Protecting Children While Safeguarding Privacy and Fostering New Safety Tools
The European Commission proposed new rules to prevent and combat child sexual abuse (CSA) both online and offline in May 2021. This proposal puts forward new obligations for online service providers to detect, remove, and report — in real-time — any known or new child sexual abuse material (CSAM), as well as the grooming or solicitation of children.
In response, a broad range of experts and stakeholders came out to voice concerns, including Germany’s privacy chief and Minister of Digital Affairs, European data protection authorities, as well as civil society. They all fear that the proposed EU rules, while focused on a worthy goal, would inadvertently establish an oppressive surveillance system putting the privacy of Europeans at risk.
The European Parliament and EU Member States are now each assessing and amending the Commission’s proposal. Given the concerns raised, there are three elements in particular that EU policy and decision-makers should keep in mind: protect children, respect privacy, and allow for innovative detection technologies which can keep pace with bad actors’ attempts to game the system.
Child protection is a collective responsibility that we, as a society, share. How to achieve this goal in practice, however, is a complex and sensitive matter — especially when it comes to taking measures to protect children online.
The tech industry is already actively addressing the dissemination of CSAM. Indeed, leading digital service providers work together with NGOs to develop solutions to disrupt the online exchange of CSAM and prevent the sexual exploitation of children. Think, for example, of the Technology Coalition, ICT Coalition, WeProtect Global Alliance, INHOPE, and the Fair Play Alliance.

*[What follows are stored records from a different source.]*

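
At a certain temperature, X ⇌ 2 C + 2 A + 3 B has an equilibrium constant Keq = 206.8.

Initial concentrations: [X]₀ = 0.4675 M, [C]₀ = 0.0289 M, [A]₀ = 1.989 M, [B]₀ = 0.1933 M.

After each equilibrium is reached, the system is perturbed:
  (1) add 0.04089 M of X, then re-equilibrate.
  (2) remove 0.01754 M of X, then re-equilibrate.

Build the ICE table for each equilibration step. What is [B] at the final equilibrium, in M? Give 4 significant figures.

Q₀ = 5.1048e-05 vs Keq = 206.8 ⇒ Q<K, forward
Step 1:
                    X           C           A           B
  Initial      0.4675      0.0289       1.989      0.1933
  Change      -0.3987      0.7974      0.7974       1.196
  Equil       0.06878      0.8263       2.786       1.389
  solve Keq expr → x = 0.3987; check Q = 206.8
Then add 0.04089 M of X.
Step 2:
                    X           C           A           B
  Initial      0.1097      0.8263       2.786       1.389
  Change     -0.02066     0.04131     0.04131     0.06197
  Equil       0.08901      0.8677       2.828       1.451
  solve Keq expr → x = 0.02066; check Q = 206.8
Then remove 0.01754 M of X.
Step 3:
                    X           C           A           B
  Initial     0.07147      0.8677       2.828       1.451
  Change     0.008592    -0.01718    -0.01718    -0.02578
  Equil       0.08006      0.8505       2.811       1.426
  solve Keq expr → x = -0.008592; check Q = 206.8

[B]_eq = 1.426 M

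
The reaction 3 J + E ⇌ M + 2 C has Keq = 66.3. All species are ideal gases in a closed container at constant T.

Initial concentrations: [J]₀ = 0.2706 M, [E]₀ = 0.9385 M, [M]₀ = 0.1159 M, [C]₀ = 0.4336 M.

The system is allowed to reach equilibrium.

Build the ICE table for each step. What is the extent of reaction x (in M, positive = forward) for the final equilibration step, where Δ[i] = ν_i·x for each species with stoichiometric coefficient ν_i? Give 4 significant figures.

x = 0.05802 M

Q₀ = 1.172 vs Keq = 66.3 ⇒ Q<K, forward
Step 1:
                    J           E           M           C
  init         0.2706      0.9385      0.1159      0.4336
  Δ           -0.1741    -0.05802     0.05802       0.116
  eq          0.09655      0.8805      0.1739      0.5496
  solve Keq expr → x = 0.05802; check Q = 66.3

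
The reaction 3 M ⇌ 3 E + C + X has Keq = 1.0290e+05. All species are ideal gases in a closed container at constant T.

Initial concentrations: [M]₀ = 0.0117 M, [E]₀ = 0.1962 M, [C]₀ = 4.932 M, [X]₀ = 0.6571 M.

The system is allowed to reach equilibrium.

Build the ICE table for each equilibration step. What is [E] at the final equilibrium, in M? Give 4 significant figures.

Q₀ = 1.5282e+04 vs Keq = 1.0290e+05 ⇒ Q<K, forward
Step 1:
                    M           E           C           X
  init         0.0117      0.1962       4.932      0.6571
  Δ         -0.005329    0.005329    0.001776    0.001776
  eq         0.006371      0.2015       4.934      0.6589
  solve Keq expr → x = 0.001776; check Q = 1.0290e+05

[E]_eq = 0.2015 M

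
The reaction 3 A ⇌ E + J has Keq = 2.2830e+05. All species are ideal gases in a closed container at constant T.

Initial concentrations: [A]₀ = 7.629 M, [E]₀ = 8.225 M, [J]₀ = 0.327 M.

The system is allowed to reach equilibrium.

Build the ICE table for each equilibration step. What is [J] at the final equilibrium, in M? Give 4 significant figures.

Q₀ = 0.006057 vs Keq = 2.2830e+05 ⇒ Q<K, forward
Step 1:
                  A         E         J
  init        7.629     8.225     0.327
  Δ          -7.578     2.526     2.526
  eq        0.05122     10.75     2.853
  solve Keq expr → x = 2.526; check Q = 2.2830e+05

[J]_eq = 2.853 M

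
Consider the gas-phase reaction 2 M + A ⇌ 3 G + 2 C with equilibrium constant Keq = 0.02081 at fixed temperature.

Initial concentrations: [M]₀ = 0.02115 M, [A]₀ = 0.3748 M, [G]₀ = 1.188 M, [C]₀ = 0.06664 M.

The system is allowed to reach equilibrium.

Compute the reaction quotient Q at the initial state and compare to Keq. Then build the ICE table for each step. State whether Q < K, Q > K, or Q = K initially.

Q₀ = 44.41 vs Keq = 0.02081 ⇒ Q>K, reverse
Step 1:
                  M         A         G         C
  init      0.02115    0.3748     1.188   0.06664
  Δ         0.06015   0.03008  -0.09023  -0.06015
  eq         0.0813    0.4049     1.098  0.006488
  solve Keq expr → x = -0.03008; check Q = 0.02081

Q₀ = 44.41; Q > K (proceeds reverse)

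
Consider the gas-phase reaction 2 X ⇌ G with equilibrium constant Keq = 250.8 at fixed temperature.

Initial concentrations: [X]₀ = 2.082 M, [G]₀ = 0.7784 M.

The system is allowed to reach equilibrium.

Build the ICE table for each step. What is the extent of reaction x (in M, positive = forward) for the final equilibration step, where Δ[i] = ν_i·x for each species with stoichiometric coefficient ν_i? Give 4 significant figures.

Q₀ = 0.1796 vs Keq = 250.8 ⇒ Q<K, forward
Step 1:
                  X         G
  Initial     2.082    0.7784
  Change     -1.998    0.9989
  Equil     0.08418     1.777
  solve Keq expr → x = 0.9989; check Q = 250.8

x = 0.9989 M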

Tech firms have also developed a wide range of proactive initiatives tailored to their respective online services. These include voluntary scanning for known CSAM, partnering with expert bodies, developing innovative new technologies to detect previously unknown CSAM, and funding research into the detection of behaviour indicative of child exploitation (such as grooming).
Likewise, digital service providers have developed all kinds of innovative tools that enable children to use the Internet, access content, and interact with others online in a safe, secure, and private manner. These tools and industry inititiaves already have delivered significant public benefit, resulting in the successful investigation and prosecution of sex offenders around the world.
The EU’s proposed CSA Regulation holds great potential to build on these industry efforts and complement existing frameworks to combat and prevent online child sexual abuse. One way to do that is to ensure that companies can still perform scanning voluntarily.
Equally important is that the new CSA rules need to clarify how scanning and filtering obligations would be consistent with the EU-wide ban on general monitoring recently reconfirmed in the EU Digital Services Act (DSA), as well as privacy and data protection laws. Adoption of the current proposal would introduce a de-facto monitoring obligation for online service providers. Without further amendments, the CSA Regulation will thus contradict important EU privacy safeguards and principles.
The encryption of data traffic (including end-to-end encryption) should not be threatened or undermined either, as it plays a crucial role in providing the private and secure communication that today’s users — including minors — demand and expect. Clear safeguards have to be put in place to ensure that any scanning obligations do not compromise the security of a service nor require it to be redesigned.
The proposed CSA Regulation also needs to make clear how tech firms should carry out risk assessment and mitigation measures in line with EU data protection rules. For example, the Commission proposal requires age verification of users, which would involve the collection of a substantial amount of sensitive personal information from all users. In practice this could mean that users might have to provide legal documents such as a passport to use digital services for instance. Alternative, less privacy-intrusive age assessment measures exist. For example, age assurance allows companies to infer a user’s age based on their behaviour, language use, content browsed, and network of friends. This more proportionate alternative to age verification can achieve the same policy goals, while still respecting users’ privacy.
Allow innovative detection technology to keep up with perpetrators
Perpetrators and other malicious actors are always trying to find new ways to bypass protections and abuse the system. Ensuring that detection technologies can evolve and remain effective over time is therefore crucial to the fight against the dissemination and exploitation of child sexual abuse material.
That is why the CSA proposal should not prescribe the use of specific technical solutions or methods that are around today. This would only hamper future innovation, while perpetrators will not stop trying to game the current system. Instead, the new rules should introduce a transparent framework that incentivises the development of innovative safety tools, as this is the only way to guarantee future-proof solutions.
The CSA Regulation proposed by the Commission has an important role to play in combatting and preventing the sexual abuse of children online in the European Union and beyond. At the same time, however, it is important that these new rules respect the EU ban on general monitoring and safeguard people’s privacy, as well as other fundamental rights, without undermining data encryption. Innovation should also be allowed to play a bigger role in order to deliver future-proof rules and tools.
Digital service providers stand ready to work with EU decision makers to develop effective and workable rules, reiterating their strong commitment to the fight against child sex abuse material.